Wir haben alle Regelungen getroffen, die wir hier mit einer einfachen Mehrheit beschließen konnten,

(Abg. Dr. Jan Bollinger, AfD: Volksentscheid! Da hat sich nichts geändert!)

die Eintragung, die offene Sammlung für Unterschriften auf offenen Plätzen und auch die Transparenz- und Finanzierungsregelungen für Volksbegehren und Volksentscheide. Das heißt, das sind einmal wieder Fake News seitens der AfD gewesen, dass hier nichts passiert sei.

(Beifall des BÜNDNIS 90/DIE GRÜNEN, der FDP und der SPD – Abg. Dr. Jan Bollinger, AfD: Nein, nein!)

Wir werden auch nicht nachlassen, die anderen Forderungen, die wir auch im Rahmen der Enquete-Kommission getroffen haben und die sich auch in unserem Koalitionsvertrag wiederfinden, durchzusetzen. Das bedeutet den Ausbau der politischen Bildung in Rheinland-Pfalz, der Demokratieerziehung in Kitas und den Schulen, aber auch der Mitbestimmungsrechte – wir haben es gehört –, das Wahlrecht für Drittstaatlerinnen und Drittstaatler bei Kommunalwahlen.

Da möchte ich auch den Hinweis geben, es haben sich zahlreiche Kommunalparlamente auch in Rheinland-Pfalz für das Wahlrecht für Drittstaatlerinnen und Drittstaatler entschieden. Das heißt, es ist nicht nur die Diskussion, die wir hier auf Landesebene führen, sondern es gibt Resolutionen, die in dieser Hinsicht auf kommunaler Ebene verabschiedet worden sind. Es ist wichtig, dass wir Initiative ergreifen, genauso was die EU-Bürgerinnen und EU-Bürger bei Landtagswahlen anbelangt.

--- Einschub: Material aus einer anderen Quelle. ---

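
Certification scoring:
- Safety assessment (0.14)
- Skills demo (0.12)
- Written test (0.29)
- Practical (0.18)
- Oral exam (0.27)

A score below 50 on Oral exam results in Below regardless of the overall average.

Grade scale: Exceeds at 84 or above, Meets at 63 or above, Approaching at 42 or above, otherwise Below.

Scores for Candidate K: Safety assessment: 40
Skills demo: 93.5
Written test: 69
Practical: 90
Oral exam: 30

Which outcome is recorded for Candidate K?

Oral exam score 30 < 50: minimum not met.
Weighted total:
  Safety assessment 40 × 0.14 = 5.6
  Skills demo 93.5 × 0.12 = 11.22
  Written test 69 × 0.29 = 20.01
  Practical 90 × 0.18 = 16.2
  Oral exam 30 × 0.27 = 8.1
Sum = 61.13
Because the Oral exam minimum was not met, the result is Below.

Below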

Wir brauchen ein modernes Wahlrecht, ein Wahlrecht, das die modernen Lebensbedingungen in Rheinland-Pfalz und auch bundesweit widerspiegelt. Deswegen finde ich es gut, dass sich das in einem demokratiepolitischen Antrag, der die Maßnahmen beschreibt, auch wiederfindet.

Rheinland-Pfalz ist ein Land mit viel Geschichte, mit viel Herz für Demokratie und mit viel Zukunft und mit viel Beteiligung und Mitbestimmungsrechten. Daran arbeiten wir weiter.